Being a great leader means giving and receiving feedback. Feedback and communication between managers and employees is a two-way street. Just as managers have feedback for their employees, their employees may have some feedback for them as well. Allowing employees to share their opinions makes them feel valued and appreciated. This can lead to a happier and more engaged workforce. Another reason why upward feedback is so important is the fact that it allows managers to learn about themselves and their management styles. Getting insight from employees can be very useful in determining what management techniques are working and what areas could use some improvement. Soliciting upward feedback also helps to set an example and encourages a culture where feedback is important. This boosts the level of trust between managers and employees. All that said, receiving upward feedback isn’t always easy and can even feel threatening or intimidating. However, managers need to set the stage so everyone feels comfortable giving and receiving feedback. Here are four tips for how to accept feedback from your employees.
- Encourage It
The first step in accepting feedback from employees is letting them know you actually want to hear it. For starters, you should include something in the employee handbook about encouraging feedback. You also want to reiterate it in meetings and across company-wide emails that you are eager to get feedback from your employees about yours and the rest of the organization’s performance. Make it known that feedback is important to you and that your organization values the opinions of its staff. Let your employees know that you are open to constructive criticism and you welcome ideas for improving the organization.
- Make it Possible
It’s not enough to simply say that you are eager for feedback. You need to show it by offering easy ways for employees to provide it. You could do something like placing a suggestion box in the office breakroom or you could send out a quarterly survey. You should also implement an open-door policy where employees are welcome and encouraged to share their concerns and ideas with management.

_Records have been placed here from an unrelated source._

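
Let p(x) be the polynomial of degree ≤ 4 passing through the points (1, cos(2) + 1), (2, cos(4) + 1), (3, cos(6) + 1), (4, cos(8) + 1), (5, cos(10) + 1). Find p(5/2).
15*cos(4)/32 + 3*cos(10)/128 - 5*cos(2)/128 - 5*cos(8)/32 + 45*cos(6)/64 + 1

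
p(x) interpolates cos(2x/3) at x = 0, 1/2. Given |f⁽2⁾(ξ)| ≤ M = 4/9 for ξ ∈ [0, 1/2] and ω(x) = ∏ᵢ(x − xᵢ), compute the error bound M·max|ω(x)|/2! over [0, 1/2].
1/72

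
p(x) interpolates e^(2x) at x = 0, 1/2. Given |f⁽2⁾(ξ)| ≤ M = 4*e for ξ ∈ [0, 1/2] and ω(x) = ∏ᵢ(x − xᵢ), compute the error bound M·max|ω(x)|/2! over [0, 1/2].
e/8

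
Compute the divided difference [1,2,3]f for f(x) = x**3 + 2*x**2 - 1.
8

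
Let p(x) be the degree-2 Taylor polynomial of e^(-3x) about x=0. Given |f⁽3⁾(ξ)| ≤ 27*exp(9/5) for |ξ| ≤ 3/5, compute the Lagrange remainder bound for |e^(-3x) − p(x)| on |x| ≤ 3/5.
243*exp(9/5)/250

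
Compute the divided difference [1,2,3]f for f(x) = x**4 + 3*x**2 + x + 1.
28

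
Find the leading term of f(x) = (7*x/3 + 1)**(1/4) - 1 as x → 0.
7*x/12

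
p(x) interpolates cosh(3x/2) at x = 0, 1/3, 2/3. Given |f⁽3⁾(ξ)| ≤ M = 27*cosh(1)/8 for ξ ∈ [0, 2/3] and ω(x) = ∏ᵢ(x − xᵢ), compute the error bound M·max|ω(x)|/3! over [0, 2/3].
sqrt(3)*cosh(1)/216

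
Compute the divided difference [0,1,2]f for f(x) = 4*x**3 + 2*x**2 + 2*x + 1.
14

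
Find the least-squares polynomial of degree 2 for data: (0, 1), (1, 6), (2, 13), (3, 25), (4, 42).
47/35 + (127/70)x + (29/14)x²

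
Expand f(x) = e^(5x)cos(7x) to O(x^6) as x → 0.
1 + 5*x - 12*x**2 - 305*x**3/3 - 1081*x**4/6 + 95*x**5/6 + O(x**6)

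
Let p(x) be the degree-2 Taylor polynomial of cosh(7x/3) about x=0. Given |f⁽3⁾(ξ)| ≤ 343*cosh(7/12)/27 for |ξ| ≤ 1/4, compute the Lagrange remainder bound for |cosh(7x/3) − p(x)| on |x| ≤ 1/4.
343*cosh(7/12)/10368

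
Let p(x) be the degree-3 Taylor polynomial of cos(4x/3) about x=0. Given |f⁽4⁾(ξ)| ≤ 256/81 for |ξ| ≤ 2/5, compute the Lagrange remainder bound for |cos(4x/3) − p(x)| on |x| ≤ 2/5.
512/151875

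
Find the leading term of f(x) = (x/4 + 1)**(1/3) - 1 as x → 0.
x/12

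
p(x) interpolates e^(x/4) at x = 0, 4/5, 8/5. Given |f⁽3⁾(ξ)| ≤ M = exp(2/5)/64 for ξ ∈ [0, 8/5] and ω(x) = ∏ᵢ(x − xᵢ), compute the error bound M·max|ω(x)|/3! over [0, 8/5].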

- Control Your Emotions and Listen
It’s never easy to accept constructive criticism, but remember that the purpose is to make your team better. Try not to take things personally and avoid getting defensive and justifying your behavior. Doing so will defeat the purpose of encouraging feedback and your employees will never feel comfortable speaking up again. Rather, listen attentively and ask for specific examples that illustrate their feedback. Focus on trying to understand the feedback rather than your next response.
- Summarize and Reflect on What was Said
Once the person has finished speaking, try summarizing what they said to be sure you understand them correctly. If necessary, ask questions to clarify. Then, rather than making excuses or defending yourself, simply thank them for their feedback and assure them that you will reflect on what was discussed.